La MCC Gallery de Marrakech, au Maroc – Marrakech Contemporary Collection – fondée et dirigée par Fatima-Zohra Bennani Bennis, participe au renouveau créatif de l’art contemporain au Maroc, qu’elle cultive selon un haut degré d’exigence la plaçant au niveau international. Elle possède un grand espace dans le quartier industriel de Sidi Ghanem et donne corps à l’ambition des artistes qu’elle accompagne. C’est aujourd’hui Amine El Gotaibi, artiste multiforme né à Fès, qui pour ses projets d’envergure dans l’espace et dans le temps, convoque toutes disciplines traditionnelles comme dessin, vidéo ou peinture, ainsi que des installations comme l’ingénierie mécanique ou le voyage. Son œuvre interroge poétiquement les pouvoirs hégémoniques. Pour lui, « créer, c’est l’obsession indéfinie d’un acte défini. » Il s’intéresse aux moutons et explore un savoir-faire ancestral lié à la laine et présente ici, sur un métier à tisser vertical, une œuvre douce et vaporeuse intitulée Désert de laine, réalisée en 2022.

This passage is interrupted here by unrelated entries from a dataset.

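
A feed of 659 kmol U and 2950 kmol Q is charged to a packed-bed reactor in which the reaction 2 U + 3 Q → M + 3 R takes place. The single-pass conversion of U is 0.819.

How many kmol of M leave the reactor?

U reacted = 0.819 × 659 = 539.7 kmol; ν_U = −2, so ξ = 539.7/2 = 269.9 kmol.
Outlet amounts (n = n₀ + ν ξ):
  U: 659 − 2(269.9) = 119.3
  Q: 2950 − 3(269.9) = 2140
  M: 0 + 1(269.9) = 269.9
  R: 0 + 3(269.9) = 809.6

270 kmol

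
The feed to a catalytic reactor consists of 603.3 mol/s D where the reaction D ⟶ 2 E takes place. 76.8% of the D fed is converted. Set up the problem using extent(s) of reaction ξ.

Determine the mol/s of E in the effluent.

927 mol/s

D reacted = 0.768 × 603.3 = 463.3 mol/s; ν_D = −1, so ξ = 463.3/1 = 463.3 mol/s.
Outlet amounts (n = n₀ + ν ξ):
  D: 603.3 − 1(463.3) = 140
  E: 0 + 2(463.3) = 926.7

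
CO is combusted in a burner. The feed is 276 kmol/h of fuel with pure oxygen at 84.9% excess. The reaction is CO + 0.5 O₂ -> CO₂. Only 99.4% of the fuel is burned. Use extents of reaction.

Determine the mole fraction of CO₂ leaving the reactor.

0.696

Stoichiometric O₂ = 0.5 × 276 = 138 kmol/h; O₂ fed = 138 × 1.849 = 255.2 kmol/h.
Fuel reacted = 0.994 × 276 → ξ = 274.3 kmol/h.
Outlet (n = n₀ + ν ξ):
  CO: 276 − 1(274.3) = 1.656
  O₂: 255.2 − 0.5(274.3) = 118
  CO₂: 0 + 1(274.3) = 274.3
Total out = 394 kmol/h; y_CO₂ = 274.3 / 394 = 0.6963.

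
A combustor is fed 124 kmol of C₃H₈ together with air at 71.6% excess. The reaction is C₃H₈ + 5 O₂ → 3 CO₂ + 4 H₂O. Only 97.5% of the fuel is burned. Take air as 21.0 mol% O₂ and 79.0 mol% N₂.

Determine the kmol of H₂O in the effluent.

Stoichiometric O₂ = 5 × 124 = 620 kmol; O₂ fed = 620 × 1.716 = 1064 kmol.
N₂ fed = 1064 × 79/21 = 4002 kmol.
Fuel reacted = 0.975 × 124 → ξ = 120.9 kmol.
Outlet (n = n₀ + ν ξ):
  C₃H₈: 124 − 1(120.9) = 3.1
  O₂: 1064 − 5(120.9) = 459.4
  N₂: 4002 (inert)
  CO₂: 0 + 3(120.9) = 362.7
  H₂O: 0 + 4(120.9) = 483.6

484 kmol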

Andrew Ntshabele, Loo and Lou Gallery (4)

Né dans une petite ville rurale d’Afrique du Sud au temps de l’apartheid et vivant à Johannesburg depuis l’âge de quatre ans, Andrew Ntshabele se souvient de ses fêlures et travaille en lien avec son environnement. Il utilise la technique du collage et plus particulièrement du papier journal qui a valeur de document historique et y transpose des scènes de la vie quotidienne qu’il prend en photo et qu’il peint, mettant l’accent sur les personnes ordinaires. Il présente The Inner city of Johannesburg et Enfance. « Mes sujets reflètent le monde dans lequel je vis, les gens qui m’entourent et mes œuvres d’art sont une forme de commentaire social. » Il est représenté par Loo and Lou Gallery, de Paris.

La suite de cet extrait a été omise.